Deskbound: Dealing With and Preventing Chronic Pain

Deskbound: Dealing With and Preventing Chronic Pain

We all know what it’s like to work behind a desk all day.

After staring at a screen for a while, we get completely absorbed in what we’re doing and become oblivious to the fact that we’re slouching and sticking our necks out. Attractive or what?! Whilst stand-up desks and ergonomics have gone a long way to improving the way we work at a computer, many people still struggle with the latent injuries that come with sitting.

Here are five ways to deal with, and prevent the chronic pain that comes with being desk-bound:

1. Be Aware of How You Sit

Holding any position for extended periods can have painful consequences, so it’s important to be aware of the way you’re sitting. Ironically, according to physiotherapist Megan van Schoor from Samantha Dunbar Physiotherapy, many people actually try to sit up too straight, which can also cause problems. Some companies have trained physiotherapists that will help you to set up your desk correctly, but even just having an awareness of your posture can help to prevent what is known as work related upper limb disorder.

2. Be Aware of When You Sit

Sitting for extended periods in an incorrect position can cause problems. Even being at a standing desk all day can be problematic if you aren’t standing correctly. Be aware of taking regular breaks to walk around, and work on strengthening your stabilising muscles to prevent unnecessary injury. Exercise such as Pilates can help to strengthen your core muscles, which play an important role in keeping your body aligned and stable. Breaking up your day into alternating periods of sitting and standing can help to alleviate any pain caused from sitting for too long.

3. Make Movement a Priority

According to some recommendations, you should get up and move around every 20-30mins, depending on who you ask.
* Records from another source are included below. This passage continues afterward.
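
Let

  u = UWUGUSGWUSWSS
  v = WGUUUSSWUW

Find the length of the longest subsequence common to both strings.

Let dp[i][j] be the LCS length of the first i characters of u and the first j characters of v. dp[i][j] = dp[i-1][j-1]+1 when the i-th and j-th characters match, else max(dp[i-1][j], dp[i][j-1]).
    ·  W  G  U  U  U  S  S  W  U  W
 ·  0  0  0  0  0  0  0  0  0  0  0
 U  0  0  0  1  1  1  1  1  1  1  1
 W  0  1  1  1  1  1  1  1  2  2  2
 U  0  1  1  2  2  2  2  2  2  3  3
 G  0  1  2  2  2  2  2  2  2  3  3
 U  0  1  2  3  3  3  3  3  3  3  3
 S  0  1  2  3  3  3  4  4  4  4  4
 G  0  1  2  3  3  3  4  4  4  4  4
 W  0  1  2  3  3  3  4  4  5  5  5
 U  0  1  2  3  4  4  4  4  5  6  6
 S  0  1  2  3  4  4  5  5  5  6  6
 W  0  1  2  3  4  4  5  5  6  6  7
 S  0  1  2  3  4  4  5  6  6  6  7
 S  0  1  2  3  4  4  5  6  6  6  7
dp[13][10] = 7. One LCS (by backtracking along matches): UUUSWUW.

7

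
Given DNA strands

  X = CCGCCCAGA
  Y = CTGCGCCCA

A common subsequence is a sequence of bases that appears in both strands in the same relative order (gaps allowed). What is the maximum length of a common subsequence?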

For those doing complex tasks, this might not always be an option, which has led to the development of a variety of apps to help with the management of your work schedule by reminding you to get up and walk around. One of these apps is Voom, which will alert you at regular intervals and also provides a number of exercises to do in the office to prevent any strain.

4. Reorganise Your Workday

Unfortunately, repeated habits associated with a deskbound routine means that noticeable pain and muscles strain take a while to develop, and can then be difficult to address even if the symptoms can be treated. These are what are referred to as “insidious onset” injuries. By adjusting your work schedule to limit the amount of sitting as much as possible, you can prevent any unnecessary injury. This awareness, in addition to being very conscious about the way you sit or stand when you work, could help to limit your time spent at a desk, for example by setting up face-to-face meetings when possible instead of making another Skype call.

5. Address Chronic Pain and Work to Resolve It

As many physiotherapists and other physical health practitioners suggest, addressing pain as soon as you feel it can be helpful in preventing the problem from getting any worse. While we might all try to brush off a little neck pain, being proactive about addressing any discomfort can help prevent it becoming a chronic issue. Although working at a desk might be an inevitable part of an evolving workplace, it doesn’t mean that we can’t find efficient ways to adapt effectively to our work environment.